Алексеев мгновенно насторожился — хорошо знал, кто такой Герман и что может натворить.
— Ваше своевременнее появление на квартире будет означать, что дырка на границе — качественная, без изъянов. Так?
— Так!
— И тридцать первого мая на границе будет дежурить наш юный друг, так? — Алексеев перевёл взгляд на Остапчука.
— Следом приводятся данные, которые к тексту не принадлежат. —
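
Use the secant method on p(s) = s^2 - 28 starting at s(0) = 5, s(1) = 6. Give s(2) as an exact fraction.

p(5) = -3, p(6) = 8. s(2) = 6 - 8·(6 - 5)/(8 - (-3)) = 58/11.

58/11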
Тот снова вскочил с табуретки.
— Сейчас проверим, товарищ Алексеев, у меня всё записано, — из кармана галифе он извлёк маленькую, с золочёным обрезом книжечку, дамскую, изящную, предназначенную для любовных стихов и тайных записок, полистал её.
«И где только расторопный Остапчук отхватил эту книжицу? — неожиданно усмехнулся Алексеев. Уж очень эта крохотная безделушка не вязалась с рабочим видом чекиста, с огрубелыми пальцами, деформированными ногтями и потным лбом. В каком столе нашёл, из какого будуара изъял?»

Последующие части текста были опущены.